Government open to rethinking TikTok ban: Prime Minister DahalDahal says the ban was imposed after ‘intense pressure’ from his coalition partners and the opposition.
Prime Minister Pushpa Kamal Dahal has said that the ban on the popular social media platform TikTok was not final. Talking to a group of editors at Singhadurbar on Monday, Dahal said that he had reached the conclusion on the ban after intense pressure from his coalition partners, especially Nepali Congress President Sher Bahadur Deuba, and CPN-UML Chairman KP Sharma Oli.
“After hearing the public reaction to the ban, I am now open to the idea of regulating TikTok, just like we are thinking of regulating other social media platforms,” he said. “What we can do is regulate the platform via the directives on the operation of social networking-2023 that the government is in the process of finalising.”
On November 13, the government decided to ban the social media app, claiming that it has had negative effects on social harmony.
The decision came within days after the government introduced the ‘Directives on the Operation of Social Networking 2023’.
Although freedom of expression is a basic right, a large section of society has criticised TikTok for encouraging hate speech, the government said.

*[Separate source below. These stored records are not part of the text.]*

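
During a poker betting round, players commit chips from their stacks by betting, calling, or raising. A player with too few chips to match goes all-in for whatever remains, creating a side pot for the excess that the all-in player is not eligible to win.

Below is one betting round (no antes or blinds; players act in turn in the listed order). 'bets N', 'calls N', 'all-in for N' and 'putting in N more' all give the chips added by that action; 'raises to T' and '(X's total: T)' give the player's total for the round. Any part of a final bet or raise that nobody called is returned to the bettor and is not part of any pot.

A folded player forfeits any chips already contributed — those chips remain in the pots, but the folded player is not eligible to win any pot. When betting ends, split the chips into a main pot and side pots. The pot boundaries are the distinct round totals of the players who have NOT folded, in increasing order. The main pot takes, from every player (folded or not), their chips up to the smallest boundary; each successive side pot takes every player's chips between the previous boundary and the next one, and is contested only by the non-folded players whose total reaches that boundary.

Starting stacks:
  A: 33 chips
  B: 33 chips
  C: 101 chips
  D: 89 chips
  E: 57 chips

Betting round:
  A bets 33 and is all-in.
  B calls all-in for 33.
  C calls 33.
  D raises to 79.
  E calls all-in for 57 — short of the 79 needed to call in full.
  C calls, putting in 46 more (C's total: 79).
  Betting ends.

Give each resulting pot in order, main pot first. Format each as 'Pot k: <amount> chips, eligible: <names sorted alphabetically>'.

Pot 1: 165 chips, eligible: A, B, C, D, E
Pot 2: 72 chips, eligible: C, D, E
Pot 3: 44 chips, eligible: C, D

Derivation:
Contributions: A=33, B=33, C=79, D=79, E=57
Pot levels (distinct totals of non-folded players): 33, 57, 79
Layer 1-33: 33 each from A, B, C, D, E = 33*5 = 165 chips; eligible A, B, C, D, E
Layer 34-57: 24 each from C, D, E = 24*3 = 72 chips; eligible C, D, E
Layer 58-79: 22 each from C, D = 22*2 = 44 chips; eligible C, D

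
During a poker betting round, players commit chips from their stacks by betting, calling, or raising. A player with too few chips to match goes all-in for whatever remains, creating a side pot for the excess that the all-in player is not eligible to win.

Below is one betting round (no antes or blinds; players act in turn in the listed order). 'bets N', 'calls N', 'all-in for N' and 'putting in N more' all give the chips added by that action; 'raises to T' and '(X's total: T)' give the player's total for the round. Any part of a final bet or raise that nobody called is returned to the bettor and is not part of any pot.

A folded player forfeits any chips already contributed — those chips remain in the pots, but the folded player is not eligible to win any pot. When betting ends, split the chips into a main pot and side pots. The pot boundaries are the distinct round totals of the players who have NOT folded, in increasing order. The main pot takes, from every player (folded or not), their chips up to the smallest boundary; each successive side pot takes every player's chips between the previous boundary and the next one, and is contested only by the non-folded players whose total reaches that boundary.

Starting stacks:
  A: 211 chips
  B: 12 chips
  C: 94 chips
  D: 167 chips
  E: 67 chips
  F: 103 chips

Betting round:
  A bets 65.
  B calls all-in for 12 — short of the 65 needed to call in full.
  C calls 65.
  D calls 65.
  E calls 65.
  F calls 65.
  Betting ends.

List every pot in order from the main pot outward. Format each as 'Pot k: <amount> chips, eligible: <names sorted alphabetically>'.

Pot 1: 72 chips, eligible: A, B, C, D, E, F
Pot 2: 265 chips, eligible: A, C, D, E, F

Derivation:
Contributions: A=65, B=12, C=65, D=65, E=65, F=65
Pot levels (distinct totals of non-folded players): 12, 65
Layer 1-12: 12 each from A, B, C, D, E, F = 12*6 = 72 chips; eligible A, B, C, D, E, F
Layer 13-65: 53 each from A, C, D, E, F = 53*5 = 265 chips; eligible A, C, D, E, F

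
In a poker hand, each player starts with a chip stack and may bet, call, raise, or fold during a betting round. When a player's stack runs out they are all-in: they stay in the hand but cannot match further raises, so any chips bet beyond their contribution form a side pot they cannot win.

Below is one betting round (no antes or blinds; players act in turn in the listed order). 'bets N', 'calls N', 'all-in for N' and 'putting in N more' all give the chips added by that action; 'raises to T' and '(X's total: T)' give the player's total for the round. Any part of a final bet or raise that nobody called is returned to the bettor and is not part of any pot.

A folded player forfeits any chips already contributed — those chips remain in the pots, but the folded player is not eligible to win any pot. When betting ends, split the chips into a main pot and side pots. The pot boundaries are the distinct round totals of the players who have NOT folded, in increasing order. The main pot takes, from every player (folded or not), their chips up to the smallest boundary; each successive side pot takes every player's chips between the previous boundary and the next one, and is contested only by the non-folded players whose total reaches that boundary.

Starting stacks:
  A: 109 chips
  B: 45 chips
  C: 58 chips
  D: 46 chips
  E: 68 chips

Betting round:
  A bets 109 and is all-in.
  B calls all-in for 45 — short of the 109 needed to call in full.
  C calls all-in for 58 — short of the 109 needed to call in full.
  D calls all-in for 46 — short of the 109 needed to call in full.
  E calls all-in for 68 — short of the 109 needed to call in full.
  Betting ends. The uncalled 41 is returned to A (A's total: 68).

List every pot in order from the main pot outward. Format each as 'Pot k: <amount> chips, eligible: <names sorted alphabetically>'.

Contributions (after 41 returned to A): A=68, B=45, C=58, D=46, E=68
Pot levels (distinct totals of non-folded players): 45, 46, 58, 68
Layer 1-45: 45 each from A, B, C, D, E = 45*5 = 225 chips; eligible A, B, C, D, E
Layer 46-46: 1 each from A, C, D, E = 1*4 = 4 chips; eligible A, C, D, E
Layer 47-58: 12 each from A, C, E = 12*3 = 36 chips; eligible A, C, E
Layer 59-68: 10 each from A, E = 10*2 = 20 chips; eligible A, E

Pot 1: 225 chips, eligible: A, B, C, D, E
Pot 2: 4 chips, eligible: A, C, D, E
Pot 3: 36 chips, eligible: A, C, E
Pot 4: 20 chips, eligible: A, E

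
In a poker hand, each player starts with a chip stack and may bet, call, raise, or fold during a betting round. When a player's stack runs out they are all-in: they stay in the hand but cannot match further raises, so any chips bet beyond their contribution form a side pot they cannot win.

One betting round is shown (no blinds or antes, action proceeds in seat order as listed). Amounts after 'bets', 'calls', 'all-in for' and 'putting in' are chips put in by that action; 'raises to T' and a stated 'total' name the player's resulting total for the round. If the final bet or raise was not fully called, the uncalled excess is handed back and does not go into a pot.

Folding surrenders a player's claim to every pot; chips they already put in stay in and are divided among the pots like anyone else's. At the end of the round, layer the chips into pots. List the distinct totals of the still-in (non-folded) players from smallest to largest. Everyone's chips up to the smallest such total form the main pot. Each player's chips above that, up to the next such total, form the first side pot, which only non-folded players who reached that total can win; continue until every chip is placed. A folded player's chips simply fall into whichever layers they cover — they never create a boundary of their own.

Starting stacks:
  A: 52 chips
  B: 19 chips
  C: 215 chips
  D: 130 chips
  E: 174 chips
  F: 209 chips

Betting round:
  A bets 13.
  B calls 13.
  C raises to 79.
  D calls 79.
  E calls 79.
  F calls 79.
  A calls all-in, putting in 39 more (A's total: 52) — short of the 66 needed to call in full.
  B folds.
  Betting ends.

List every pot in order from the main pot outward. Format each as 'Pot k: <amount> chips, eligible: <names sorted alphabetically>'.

Contributions: A=52, B=13, C=79, D=79, E=79, F=79
Folded: B
Pot levels (distinct totals of non-folded players): 52, 79
Layer 1-52: A 52 + B 13 + C 52 + D 52 + E 52 + F 52 = 273 chips; eligible A, C, D, E, F
Layer 53-79: 27 each from C, D, E, F = 27*4 = 108 chips; eligible C, D, E, F

Pot 1: 273 chips, eligible: A, C, D, E, F
Pot 2: 108 chips, eligible: C, D, E, F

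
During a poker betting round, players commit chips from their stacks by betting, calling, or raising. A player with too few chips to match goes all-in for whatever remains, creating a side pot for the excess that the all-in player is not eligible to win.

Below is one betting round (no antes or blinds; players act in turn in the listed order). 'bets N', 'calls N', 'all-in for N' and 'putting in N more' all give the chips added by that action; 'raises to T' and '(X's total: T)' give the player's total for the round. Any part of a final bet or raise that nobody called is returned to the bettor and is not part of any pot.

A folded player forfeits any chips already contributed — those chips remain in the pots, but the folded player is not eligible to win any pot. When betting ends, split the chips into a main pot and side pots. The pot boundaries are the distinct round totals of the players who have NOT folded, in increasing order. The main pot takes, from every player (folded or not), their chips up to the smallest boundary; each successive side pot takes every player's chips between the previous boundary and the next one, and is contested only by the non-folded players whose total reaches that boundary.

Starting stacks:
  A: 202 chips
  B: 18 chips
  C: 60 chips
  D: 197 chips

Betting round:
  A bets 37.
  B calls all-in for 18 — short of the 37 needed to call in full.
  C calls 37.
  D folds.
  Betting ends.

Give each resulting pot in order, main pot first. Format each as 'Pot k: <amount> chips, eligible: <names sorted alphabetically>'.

Contributions: A=37, B=18, C=37
Folded: D
Pot levels (distinct totals of non-folded players): 18, 37
Layer 1-18: 18 each from A, B, C = 18*3 = 54 chips; eligible A, B, C
Layer 19-37: 19 each from A, C = 19*2 = 38 chips; eligible A, C

Pot 1: 54 chips, eligible: A, B, C
Pot 2: 38 chips, eligible: A, C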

The ban has continued to divide public opinion. Some have seen the ban as the government’s attempt to stifle free speech, while others question the government’s ability to regulate the platform or put a blanket ban on it.
As many as 30 organisations working for freedom of speech and expression issued a joint statement immediately after the ban, saying that the government decision violates Article 17 (2 a) and Article 19 of the constitution and goes against the Universal Declaration of Human Rights and the International Covenant on Civil and Political Rights, among other laws.
Free speech advocates and even leaders of ruling parties have said the platform should be better regulated rather than banned outright.
Meanwhile, journalists took it to TikTok itself to oppose the ban.
The ban, however, has fallen flat among a large section of tech-savvy youths, who continue to browse through the app using VPN services or with a simple adjustment to their cellphone’s DNS settings.